So far, so Heathers. Except Damsels in Distress, while sharing a pastel and pop art sheen with Lehman’s classic, is firmly not in this mould. Stillman’s heroines aren’t part of the system; they are very much in opposition to it, albeit favouring a less orthodox rebellion. Confusion arrives, inevitably, from a trio of boys – potential suitors and ‘doofi’: Xavier, a French pseud with his own ‘specialised’ take on dating rituals (a subplot that has been trimmed in this ‘12’ rated version), charismatic ‘playboy operator’ Charlie (Adam Brody), and frat dunce Frank (a hilarious Ryan Metcalf),
For those who demand McKee type narratives and rigorous structure (the ‘journey’) this will be a very long 97 minutes. Damsels is a blancmange-light comedy which is amusing rather than hilarious, has a semi-musical vibe (but only one dance number), bears almost no relation to anyone’s college years or experiences (other than those that play out in Stillman’s head) and, on the surface, makes Gossip Girl look like the work of Brett Easton Ellis.
At times the film is so slight and inconsequential it threatens to float away. Fortunately the talented and charismatic cast hold attention throughout. Gerwig is probably the most intriguing young actor in Hollywood today. Simultaneously graceful and ungainly, her facial expression a permanent question mark, she is a beguiling presence. OC hottie Adam Brody finally lands a film that uses his charm reserves and his scenes with both leads are a delight to watch, particularly in the films standout moment – an ensemble dance number performed to George and Ira Gershwin’s “Things Are Looking Up”. All the young cast do fine and funny work, even though the shapeless narrative leaves them a little adrift from time to time.
Stillman has never been a plot man. His films Metropolitan (1990), Barcelona (1994) and The Last Days Of Disco (1998) are built around philosophical concepts, conceits, ideas and talk of the cleverest kind. The characters in his films are beautiful, gilded and privileged. But rather than chide or ridicule them, Stillman treats them with kindness and affection – allowing them to be awful, buffoonish and human but still likeable. In another. more aggressively plotted movie, Violet would be a Stepford Wives style megabitch, a character to be punished and held out to dry. Stillman though evidently loves Violet, and her cheery, heartfelt, eccentric optimism. I have to say that by the end, I did too.

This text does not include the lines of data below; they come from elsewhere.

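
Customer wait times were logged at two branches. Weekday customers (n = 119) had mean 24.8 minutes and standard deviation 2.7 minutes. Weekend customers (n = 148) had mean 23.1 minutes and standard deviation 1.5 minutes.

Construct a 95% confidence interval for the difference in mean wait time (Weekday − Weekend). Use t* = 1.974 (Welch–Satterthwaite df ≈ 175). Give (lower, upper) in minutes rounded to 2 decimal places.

(1.15, 2.25)

Per-group SEs: s₁/√n₁ = 2.7/√119 = 0.2475, s₂/√n₂ = 1.5/√148 = 0.1233.
Unpooled SE of the difference: √(0.06125625 + 0.01520289) = 0.2765.
Margin of error = t* · SE = 1.974 × 0.2765 = 0.5458.
x̄₁ − x̄₂ = 24.8 − 23.1 = 1.7000.
CI: 1.7000 ± 0.5458 = (1.15, 2.25).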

Stillman started out at a time when American indie cinema seemed a lot less structured and preconceived (even if it wasn’t), and felt less like a run-through for the big time (even when it was). It was the time of Hal Hartley not Little Miss Sunshine. And, even then, this director was out of step, gloriously so. Lazily compared to Woody Allen, his style has been taken forward by directors like Wes Anderson (who is a lot more distanced and obvious) and Todd Solondz (who treats almost all of his characters with utter contempt). Stillman’s films are a hard sell but they can be pleasurable, knowing and rewarding. His social satire is shaded and delicate (and heavily reliant on audiences being wise to the references). He’s not ashamed to be clever.
Precious, gently witty and taking its cues from Wodehouse rather than Woody, Damsels will delight believers and distress the haters equally. I suspect you’ll know where you stand already.